When the client tries to start the element in production, they receive the following error:
"
Starting the protocol for SR1.TMDR.PROD failed. Not enough storage is available to complete this operation. (hr = 0x8007000E)
"
Under element log I can see the same output from SLElement (64bit) and SLDataMiner (32bit) processes.
There are 10 other elements running the same version (Alcatel SR Manager) on that DMA server without any issues.
I’ve checked the 32-bit processes on the affected DMA server (SLProtocol, SLDataMiner, SLDMS, etc.), and none of them reach a memory usage of 4GB (the upper limit for 32-bit processes), with virtual bytes also well within limits.
SLElement(64bit process) memory usage is around 9GB, which is still lower than on other DMA servers in the cluster.
Note: The client restarted the cluster after the initial occurrence of this issue. However, after the restart, when the element was starting, the same error reappeared.
Here is the overview of DataMiner Processes (32/64bit):
Hi Laurens, thank you for your response.
There is ~200GB free on local C: drive.
In terms of DB, Cassandra Cluster is used. It consists of 20 nodes distributed across 2 data centers, with 10 nodes in each DC. More than enough space is left on each of those nodes as well.
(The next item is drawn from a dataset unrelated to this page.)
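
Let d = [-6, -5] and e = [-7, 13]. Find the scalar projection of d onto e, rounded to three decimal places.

-1.558

d · e = (-6)·(-7) + (-5)·13 = 42 - 65 = -23
|e| = √(49 + 169) = √218 ≈ 14.7648
comp_e d = -23 / √218 ≈ -1.558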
Hello Robin (once again😄),
- Kordia is running DM version 10.3.0 - CU9, so it's possible that the issues addressed in those RNs could still be relevant here.
- I also checked virtual bytes, and they appear to be within normal limits.
- The client has restarted the cluster multiple times since the issue began, including all DMAs and DMA6, which hosts this element, yet the error persists.
- The elements were created at different intervals; some of them are up to two years old.
- I’ve noticed that three elements on DMA6 have SNMPv3 and SNMPv2 configurations for the two connections, while the others use SNMPv2 for both connections. However, this doesn't seem significant, as the other two elements on DMA6 with the same configuration (one SNMPv2 and one SNMPv3 connection) are operating normally.
- A ticket was created shortly after raising the question. Tech support suggested that we first try setting the SLProtocol processes to 64-bit, and if that doesn’t resolve the issue, to further increase the number of concurrent SLProcesses. More details are on the task. While no physical memory leak has been detected in SLProtocol in this case, backend operations may still be putting stress on the process. Converting SLProtocol from 32-bit to 64-bit is recommended as the initial step, as this change alone may resolve the issue.
I’ll provide a final update on whether this resolves the issue.
Thank you !
And is there free disk space available both in the C drive and the location where the database data is stored?